There are still few ways that app devs can individually program the Internet of Things
If there’s one thing that developers love, it’s creating something of their own. The Internet of Things and the sensor world is currently limiting app developers. Who knows what they could come up with should they be given more control over what sensors can do?
Bill Wasik said it best.
“This, finally, is the Programmable World, the point at which the full power of developers, entrepreneurs, and venture capitalists are brought to bear on the realm of physical objects—improving it, customizing it, and groping toward new business plans for it that we haven’t dreamed of yet. Indeed, it will marshal all the forces that made the Internet so transformational and put them to work on virtually everything around us.”

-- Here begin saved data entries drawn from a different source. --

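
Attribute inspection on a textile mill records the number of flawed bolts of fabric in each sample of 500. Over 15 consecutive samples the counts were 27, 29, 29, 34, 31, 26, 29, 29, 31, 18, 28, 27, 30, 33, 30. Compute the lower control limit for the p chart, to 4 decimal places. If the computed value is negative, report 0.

p̄ = Σdᵢ / (k·n) = 431 / (15 × 500) = 0.05747
LCL = p̄ − 3·√(p̄(1−p̄)/n) = 0.05747 − 3 × 0.01041 = 0.02624

0.0262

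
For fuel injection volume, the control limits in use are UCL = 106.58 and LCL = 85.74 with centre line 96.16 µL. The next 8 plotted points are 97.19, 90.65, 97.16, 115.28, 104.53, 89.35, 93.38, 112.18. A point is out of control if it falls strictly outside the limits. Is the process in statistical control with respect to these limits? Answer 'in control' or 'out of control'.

Compare each point to [85.74, 106.58]: sample 4 = 115.28 > UCL; sample 8 = 112.18 > UCL.

out of control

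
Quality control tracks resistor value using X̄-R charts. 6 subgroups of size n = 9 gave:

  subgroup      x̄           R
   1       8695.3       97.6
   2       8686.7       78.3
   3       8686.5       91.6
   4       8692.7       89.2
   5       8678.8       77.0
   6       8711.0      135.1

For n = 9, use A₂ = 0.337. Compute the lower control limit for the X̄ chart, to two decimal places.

X̄̄ = (8695.3 + 8686.7 + 8686.5 + 8692.7 + 8678.8 + 8711.0) / 6 = 52151.0000 / 6 = 8691.8333
R̄ = (97.6 + 78.3 + 91.6 + 89.2 + 77.0 + 135.1) / 6 = 568.8000 / 6 = 94.8000
LCL = X̄̄ − A₂·R̄ = 8691.8333 − 0.337 × 94.8000 = 8659.8857

8659.89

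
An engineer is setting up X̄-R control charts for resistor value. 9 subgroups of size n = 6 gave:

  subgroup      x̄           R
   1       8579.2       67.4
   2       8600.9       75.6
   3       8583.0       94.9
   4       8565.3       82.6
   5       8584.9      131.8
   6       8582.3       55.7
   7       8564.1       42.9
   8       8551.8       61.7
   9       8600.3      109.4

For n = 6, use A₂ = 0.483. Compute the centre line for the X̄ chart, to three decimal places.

8579.089

X̄̄ = (8579.2 + 8600.9 + 8583.0 + 8565.3 + 8584.9 + 8582.3 + 8564.1 + 8551.8 + 8600.3) / 9 = 77211.8000 / 9 = 8579.0889
CL = X̄̄ = 8579.0889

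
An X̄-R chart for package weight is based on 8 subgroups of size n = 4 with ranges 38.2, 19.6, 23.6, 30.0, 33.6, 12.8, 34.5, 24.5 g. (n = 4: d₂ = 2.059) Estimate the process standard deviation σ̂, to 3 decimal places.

13.162

R̄ = (38.2 + 19.6 + 23.6 + 30.0 + 33.6 + 12.8 + 34.5 + 24.5) / 8 = 27.1000
σ̂ = R̄ / d₂ = 27.1000 / 2.059 = 13.1617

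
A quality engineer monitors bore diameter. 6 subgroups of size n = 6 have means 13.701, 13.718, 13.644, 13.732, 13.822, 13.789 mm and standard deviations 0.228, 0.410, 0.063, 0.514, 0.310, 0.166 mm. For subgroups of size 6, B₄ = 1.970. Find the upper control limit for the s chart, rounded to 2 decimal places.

s̄ = (0.228 + 0.410 + 0.063 + 0.514 + 0.310 + 0.166) / 6 = 0.2818
UCL_s = B₄·s̄ = 1.970 × 0.2818 = 0.5552

0.56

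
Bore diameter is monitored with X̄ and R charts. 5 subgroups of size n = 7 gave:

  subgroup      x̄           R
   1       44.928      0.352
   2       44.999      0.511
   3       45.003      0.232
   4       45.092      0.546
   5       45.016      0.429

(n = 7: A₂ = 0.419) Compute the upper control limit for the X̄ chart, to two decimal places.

45.18

X̄̄ = (44.928 + 44.999 + 45.003 + 45.092 + 45.016) / 5 = 225.0380 / 5 = 45.0076
R̄ = (0.352 + 0.511 + 0.232 + 0.546 + 0.429) / 5 = 2.0700 / 5 = 0.4140
UCL = X̄̄ + A₂·R̄ = 45.0076 + 0.419 × 0.4140 = 45.1811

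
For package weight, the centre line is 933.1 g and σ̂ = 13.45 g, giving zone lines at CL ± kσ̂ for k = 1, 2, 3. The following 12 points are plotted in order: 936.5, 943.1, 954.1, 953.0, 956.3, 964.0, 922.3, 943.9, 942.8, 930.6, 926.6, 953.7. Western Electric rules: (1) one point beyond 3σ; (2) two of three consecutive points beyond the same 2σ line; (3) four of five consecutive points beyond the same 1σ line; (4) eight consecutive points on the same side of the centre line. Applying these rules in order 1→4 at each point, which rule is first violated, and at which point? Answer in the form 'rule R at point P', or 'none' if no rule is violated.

rule 3 at point 6

Zone of each point (C = within 1σ̂, B = 1σ̂–2σ̂, A = 2σ̂–3σ̂, * = beyond 3σ̂; sign = side of CL): 1:+C, 2:+C, 3:+B, 4:+B, 5:+B, 6:+A, 7:-C, 8:+C, 9:+C, 10:-C, 11:-C, 12:+B
Rule 3 (four of five consecutive points beyond the same 1σ limit) is satisfied at point 6.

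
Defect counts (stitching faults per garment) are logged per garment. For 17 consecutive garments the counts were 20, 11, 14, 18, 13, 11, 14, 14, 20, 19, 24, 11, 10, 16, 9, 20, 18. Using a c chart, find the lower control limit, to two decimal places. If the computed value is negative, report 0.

c̄ = (20 + 11 + 14 + 18 + 13 + 11 + 14 + 14 + 20 + 19 + 24 + 11 + 10 + 16 + 9 + 20 + 18) / 17 = 262 / 17 = 15.4118
LCL = c̄ − 3√c̄ = 15.4118 − 3 × 3.9258 = 3.6344

3.63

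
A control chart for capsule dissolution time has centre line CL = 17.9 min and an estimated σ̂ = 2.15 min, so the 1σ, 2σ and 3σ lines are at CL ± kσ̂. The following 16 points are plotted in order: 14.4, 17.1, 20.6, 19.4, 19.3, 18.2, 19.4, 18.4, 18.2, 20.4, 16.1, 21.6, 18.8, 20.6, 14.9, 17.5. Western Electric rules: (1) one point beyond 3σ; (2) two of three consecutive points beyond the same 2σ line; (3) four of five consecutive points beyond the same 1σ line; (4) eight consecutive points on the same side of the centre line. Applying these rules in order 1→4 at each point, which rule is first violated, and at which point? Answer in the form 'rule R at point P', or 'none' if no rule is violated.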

App Developers have started, now the barriers need to be lowered even more
The Philips Hue Bulb, The Nest Thermostat + Protect, The Withings Scale (and many others) are individual apps connected to a device. They are at the forefront and have paved the way, whetting the appetite of early adopter developers around the world. They have provided the first fairly easy, fun and usable experience for developing for the Internet of Things with one device.
These devices therefore offer a first glimpse of the massive app economy potential for next generation of smart apps (digital app + physical device: internet-enabled, sensor-carrying).
Of the device manufacturers, none are open source – but they realized the only way forward is to open their APIs, which some (like Nest) did over the last year. But it’s just the tip of the iceberg – some companies like Belkin are unsure if they want to open yet.
Meanwhile, the number of smart devices from the established giants as well as the plethora of start-ups, and from hundreds of thousands of “makers,” is expanding exponentially.
So if you are an app developer and a fan of Philips, Withings, Nike or Nest, thats great! There is an API for that, or will be soon and you can develop apps for the growing population who own these devices.
Nike Fitbit now has 36 applications on their dedicated Apps page, while Philips Hue shows some 40 third party apps in the iTunes App Store. There is initial traction.
But history shows that people want to connect different devices in ways we cannot imagine. Joe Consumer is not going to surround himself with only Philips products… or Samsung for that matter.
The consumer wants maximum purchase flexibility, and will want maximum freedom to choose the best apps to monitor and control any device they buy, across different devices regardless of manufacturer.
So how do you make it even easier for developers to offer consumers maximum flexibility?
You lower the barrier even more, to accelerate the consumer-facing, App Development ecosystem. It is unrealistic to expect an average app developer to manage thousands of APIs, one for each device.
The answer must and will be, a single point of entry – a single API that connects to the various other devices, and an easy toolset. This is so app developers can develop not against manufacturing brands like Philips, Samsung and Bosch but against device types, i.e. a light bulb, a weighing scale, bicycle or even more basic a motion sensor, or a contact sensor.
Only then will you spark the creative innovative potential of the developer community, to come up with things we cannot conceive of today. This hearkens back to the pivotal year of 2008, before we knew we would all have smart phones and apps to help us monitor and control our lives.
Qualcomm’s AllJoyn initiative is one of the efforts closest to realizing this vision. They are trying to create an open platform overlay for all devices. Naturally, as a Qualcomm spinoff have vested interests, even if they are partnering with Panasonic, LG, Sharp, Cisco, HTC, and others.
We remember the decade-old and failed efforts by telcos to establish M2M protocol standards. The market will instead find an independent, small, super agile, private company, with best design practice and easy open developer tools to establish the standard.